Deuxième pays le plus peuplé au monde avec 1,25 Md d’habitants dont la majorité a moins de 20 ans, l’Inde présente un marché domestique de taille considérable et bénéficie également d’une importante réserve de main d’œuvre. Outre son atout démographique, l’Inde a aussi connu un décollage économique important à partir des années 2000, faisant émerger une classe moyenne urbaine parlant couramment anglais et aspirant à un mode de vie moderne.

Cependant, les inégalités restent fortes dans le pays en raison de la tradition des castes encore très présente dans la culture indienne. Par ailleurs, le secteur agricole est encore sous-développé et ne contribue que faiblement à la croissance économique. Le manque accru d’infrastructures et la lourdeur des procédures administratives rendent l’environnement des affaires peu favorable aux investissements étrangers.

 

1. L’inde, une économie émergente avec un modèle de développement bien spécifique

 

1.1 Une économie spécialisée dans les services « sophistiqués »

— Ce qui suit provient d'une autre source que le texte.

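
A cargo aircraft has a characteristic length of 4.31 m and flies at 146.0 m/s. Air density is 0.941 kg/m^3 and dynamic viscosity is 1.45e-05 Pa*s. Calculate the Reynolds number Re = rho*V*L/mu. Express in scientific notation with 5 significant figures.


Step 1: Numerator = rho * V * L = 0.941 * 146.0 * 4.31 = 592.13366
Step 2: Re = 592.13366 / 1.45e-05
Step 3: Re = 4.0837e+07

4.0837e+07


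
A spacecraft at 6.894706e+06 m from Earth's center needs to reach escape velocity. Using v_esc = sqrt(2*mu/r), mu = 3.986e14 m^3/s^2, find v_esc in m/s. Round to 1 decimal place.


Step 1: 2*mu/r = 2 * 3.986e14 / 6.894706e+06 = 115624944.704
Step 2: v_esc = sqrt(115624944.704) = 10752.9 m/s

10752.9


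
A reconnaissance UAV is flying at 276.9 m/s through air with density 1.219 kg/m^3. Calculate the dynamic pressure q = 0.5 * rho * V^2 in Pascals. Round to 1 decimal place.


Step 1: V^2 = 276.9^2 = 76673.61
Step 2: q = 0.5 * 1.219 * 76673.61
Step 3: q = 46732.6 Pa

46732.6


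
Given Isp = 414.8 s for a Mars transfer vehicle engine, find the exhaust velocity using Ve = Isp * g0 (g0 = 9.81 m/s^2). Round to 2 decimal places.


Step 1: Ve = Isp * g0 = 414.8 * 9.81
Step 2: Ve = 4069.19 m/s

4069.19


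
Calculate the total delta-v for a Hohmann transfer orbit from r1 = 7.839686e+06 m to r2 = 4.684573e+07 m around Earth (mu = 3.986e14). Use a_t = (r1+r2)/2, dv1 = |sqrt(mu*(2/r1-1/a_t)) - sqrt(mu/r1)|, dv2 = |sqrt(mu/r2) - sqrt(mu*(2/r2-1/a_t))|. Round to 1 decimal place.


Step 1: Transfer semi-major axis a_t = (7.839686e+06 + 4.684573e+07) / 2 = 2.734271e+07 m
Step 2: v1 (circular at r1) = sqrt(mu/r1) = 7130.49 m/s
Step 3: v_t1 = sqrt(mu*(2/r1 - 1/a_t)) = 9333.26 m/s
Step 4: dv1 = |9333.26 - 7130.49| = 2202.78 m/s
Step 5: v2 (circular at r2) = 2916.98 m/s, v_t2 = 1561.93 m/s
Step 6: dv2 = |2916.98 - 1561.93| = 1355.05 m/s
Step 7: Total delta-v = 2202.78 + 1355.05 = 3557.8 m/s

3557.8


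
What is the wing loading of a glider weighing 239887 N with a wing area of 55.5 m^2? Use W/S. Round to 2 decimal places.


Step 1: Wing loading = W / S = 239887 / 55.5
Step 2: Wing loading = 4322.29 N/m^2

4322.29


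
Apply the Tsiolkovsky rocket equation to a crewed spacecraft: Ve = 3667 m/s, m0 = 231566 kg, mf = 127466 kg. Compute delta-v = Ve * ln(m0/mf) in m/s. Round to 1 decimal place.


Step 1: Mass ratio m0/mf = 231566 / 127466 = 1.816688
Step 2: ln(1.816688) = 0.597015
Step 3: delta-v = 3667 * 0.597015 = 2189.3 m/s

2189.3


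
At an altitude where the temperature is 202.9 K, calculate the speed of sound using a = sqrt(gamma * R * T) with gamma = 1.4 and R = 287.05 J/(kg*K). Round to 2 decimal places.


Step 1: gamma * R * T = 1.4 * 287.05 * 202.9 = 81539.423
Step 2: a = sqrt(81539.423) = 285.55 m/s

285.55


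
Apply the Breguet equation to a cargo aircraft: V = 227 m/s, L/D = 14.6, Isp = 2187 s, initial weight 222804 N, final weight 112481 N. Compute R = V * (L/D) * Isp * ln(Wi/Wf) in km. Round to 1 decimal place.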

Le modèle de développement de l’économie indienne se distingue de tous les autres pays émergents. En effet, l’économie est spécialisée dans les services dits « sophistiqués ». Ce sont des secteurs à forte valeur ajoutée  tels que l’assurance, l’informatique, la téléphonie ou encore la comptabilité. Ces secteurs nécessitent généralement une main d’œuvre peu nombreuse mais très qualifiée. Parallèlement à cela, le secteur industriel, généralement plus intensif en facteur travail que celui des services, reste encore peu développé et ne contribue que modérément à la croissance du PIB. Un choix de développement qui semble paradoxal au vu de la réserve de main d’œuvre considérable dont dispose le pays, la population indienne étant composée en majorité des jeunes de moins de 25 ans et peu éduqués (seuls 25% des jeunes suivant des études secondaires continuent en enseignement supérieur alors que la moyenne mondiale est à 33%[1]).

 

1.2 Une économie encore faiblement ouverte aux échanges extérieurs

Ainsi, grâce à son modèle de développement basé non pas sur le commerce extérieur de biens (taux d’ouverture de l’économie indienne : 24% du PIB[2]) mais axé sur les services, l’Inde fait état d’un taux de croissance vigoureux depuis 2000, atteignant en moyenne 7% d’une année sur l’autre. De plus, les exportations de services « sophistiqués » étant moins sensibles à l’évolution du commerce mondial, l’économie indienne a su résister à la crise mondiale de 2009.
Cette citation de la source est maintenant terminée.